Exclusive: QPR defender Jimmy Dunne reflects on treasured Turf Moor memories ahead of Burnley's trip to Loftus Road
Irish defender Jimmy Dunne will always cherish the time he had at Turf Moor.
But the 25-year-old centre back felt that it was the right decision to move on last summer.
Dunne, who moved to Burnley following his release from Manchester United in 2017, confirmed that an offer to stay at the club was on the table last summer.
The former Red Devil, however, could no longer see a future for himself with the Clarets, and expressed his desire to seek opportunities elsewhere.
"There wasn't much," he told the Burnley Express. "They offered me a couple of contracts, but they weren't enough to make me want to stay and not play football. I don't think anything would have been enough to make me stay and not play football.
"I really understood at the time that I needed to pursue a career elsewhere, because there wasn't much of a pathway at Burnley. I could've sat around, I could've played here and there, but I wasn't getting any younger.
"With the competition with the fantastic centre backs that were at Burnley at the time, I didn't think it would be wise to stick around. Once the compensation was covered by QPR that was it really."
Dundalk-born Dunne, who earned a couple of caps for the Republic of Ireland Under 21s, recognised the valuable part the Clarets played in his development, ahead of his reunion with his former club at Loftus Road on Sunday.
He had a loan spell at Barrow in the National League, made his Football League debut with neighbours Accrington Stanley when replacing Janoi Donacien in a 4-0 win over Chesterfield in January 2018, and furthered his education at Hearts, Sunderland and Fleetwood Town.

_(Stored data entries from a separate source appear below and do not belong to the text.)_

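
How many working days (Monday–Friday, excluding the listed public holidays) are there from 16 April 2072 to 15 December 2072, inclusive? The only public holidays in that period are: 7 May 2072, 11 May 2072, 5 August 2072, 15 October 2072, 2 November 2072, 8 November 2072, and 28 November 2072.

16 April 2072 is a Saturday.
From 16 April 2072 to 15 December 2072 is 244 days inclusive.
244 = 7 × 34 + 6, so there are 34 full weeks plus 6 extra days.
Each full week contributes 5 weekdays (Mon–Fri): 34 × 5 = 170.
The 6 extra days are Sat, Sun, Mon, Tue, Wed, Thu — 4 of them qualify.
Total: 170 + 4 = 174.
Holidays: 7 May 2072 (Sat); 11 May 2072 (Wed); 5 August 2072 (Fri); 15 October 2072 (Sat); 2 November 2072 (Wed); 8 November 2072 (Tue); 28 November 2072 (Mon).
5 of the 7 holidays fall on weekdays; the rest are weekends and were already excluded.
Business days: 174 − 5 = 169.

169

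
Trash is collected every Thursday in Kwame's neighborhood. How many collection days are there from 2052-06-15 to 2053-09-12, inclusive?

65

2052-06-15 is a Saturday.
That's 455 days from start to end, counting both.
455 = 7 × 65, so the span is exactly 65 full weeks.
Each full week contributes one Thursday: 65 so far.
Total: 65.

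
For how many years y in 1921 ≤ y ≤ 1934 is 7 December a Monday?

Day of week of December 7 in each year:
1921: Wed, 1922: Thu, 1923: Fri, 1924: Sun, 1925: Mon ✓, 1926: Tue, 1927: Wed, 1928: Fri, 1929: Sat, 1930: Sun, 1931: Mon ✓, 1932: Wed, 1933: Thu, 1934: Fri
Mondays: 1925, 1931.

2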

His Burnley bow came in September 2020, during the pandemic, as he partnered compatriot Kevin Long at the heart of defence in an EFL Cup triumph over Sheffield United.
Dunne then marked his full league debut, and his inaugural Premier League appearance, with his first goal for the club in a 4-2 defeat at the hands of Leicester City at the King Power Stadium.

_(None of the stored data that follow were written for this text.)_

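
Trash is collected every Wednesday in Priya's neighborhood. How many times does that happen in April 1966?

4

1966-04-01 is a Friday.
The range spans 30 days (inclusive of both endpoints).
30 = 7 × 4 + 2, so there are 4 full weeks plus 2 extra days.
Each full week contributes one Wednesday: 4 so far.
The 2 extra days are Fri, Sat — none qualify.
Total: 4 + 0 = 4.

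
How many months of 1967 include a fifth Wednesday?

A month has five Wednesdays exactly when Wednesday falls within its first (length − 28) days.
Jan: 31 days, starts Sun → 5 of Sun, Mon, Tue
Feb: 28 days, starts Wed → 5 of (none)
Mar: 31 days, starts Wed → 5 of Wed, Thu, Fri ✓
Apr: 30 days, starts Sat → 5 of Sat, Sun
May: 31 days, starts Mon → 5 of Mon, Tue, Wed ✓
Jun: 30 days, starts Thu → 5 of Thu, Fri
Jul: 31 days, starts Sat → 5 of Sat, Sun, Mon
Aug: 31 days, starts Tue → 5 of Tue, Wed, Thu ✓
Sep: 30 days, starts Fri → 5 of Fri, Sat
Oct: 31 days, starts Sun → 5 of Sun, Mon, Tue
Nov: 30 days, starts Wed → 5 of Wed, Thu ✓
Dec: 31 days, starts Fri → 5 of Fri, Sat, Sun
Months with five Wednesdays: Mar, May, Aug, Nov.

4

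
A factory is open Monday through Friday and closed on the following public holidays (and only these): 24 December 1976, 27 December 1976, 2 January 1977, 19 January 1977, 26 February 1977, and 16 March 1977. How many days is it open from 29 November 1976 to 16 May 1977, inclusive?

29 November 1976 is a Monday.
The range spans 169 days (inclusive of both endpoints).
169 = 7 × 24 + 1, so there are 24 full weeks plus 1 extra day.
Each full week contributes 5 weekdays (Mon–Fri): 24 × 5 = 120.
The 1 extra day is Monday — 1 of them qualifies.
Total: 120 + 1 = 121.
Holidays: 24 December 1976 (Fri); 27 December 1976 (Mon); 2 January 1977 (Sun); 19 January 1977 (Wed); 26 February 1977 (Sat); 16 March 1977 (Wed).
4 of the 6 holidays fall on weekdays; the rest are weekends and were already excluded.
Business days: 121 − 4 = 117.

117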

He would play just seven times for Sean Dyche's side prior to his departure. Dunne said: "I was really upset when I was released from Manchester United at 18, I didn't want to go anywhere else, but Burnley helped me transition from a boy to a man. I had umpteen amounts of loans throughout the leagues, Burnley guided me through that, so I can be nothing but grateful.
"And on top of that Sean Dyche gave me the opportunity to play in the Premier League, so I can't speak highly enough of my time at the club. When my contract expired it just wasn't the place for me to continue my development. QPR has helped me move on to the next level again, I'm still developing and I'm still learning."
Dunne has now played 53 times for the Hoops in the Championship and has netted four times. He was handed his first league start by Mark Warburton in a 3-2 win over Middlesbrough at the Riverside last term and he hasn't looked back since.
"I got chucked in relatively soon, but I wasn't a young player anymore and I'd played a lot of football matches," he said. "I wasn't a kid playing in the Championship, I had loads of experience, and I was raring to go.
"I'd spent the previous season-and-a-half training with Premier League players and that was really beneficial for me. I played a couple of games and I was surrounded by top Premier League centre backs day in and day out, so I really felt like I was ready and I jumped straight in there.
"It's the most valuable progression point of my career to date. I came as a boy and Burnley wasn't the place where you could be laksa daisy. Everybody came into work, you didn't get spoon-fed like I'd been used to at Man United, everything kind of hardened me."
Dunne added: "For the last year-and-a-half of my contract is when I learned how Premier League players behave, how they trained, all of that. I learnt a lot of lessons from the other centre backs; Kevin Long, James Tarkowski, Ben Mee.
"I was training with them every day, I got to watch them every week, I listened to them a lot, and I would often write down things that they had told me. I would always try and learn from them.
"My time at Burnley was unbelievable for my development at the start of my career, there is no better place that I could've gone to help me transition from an academy footballer to a competitive professional footballer at men's level. It was the best and only place for me."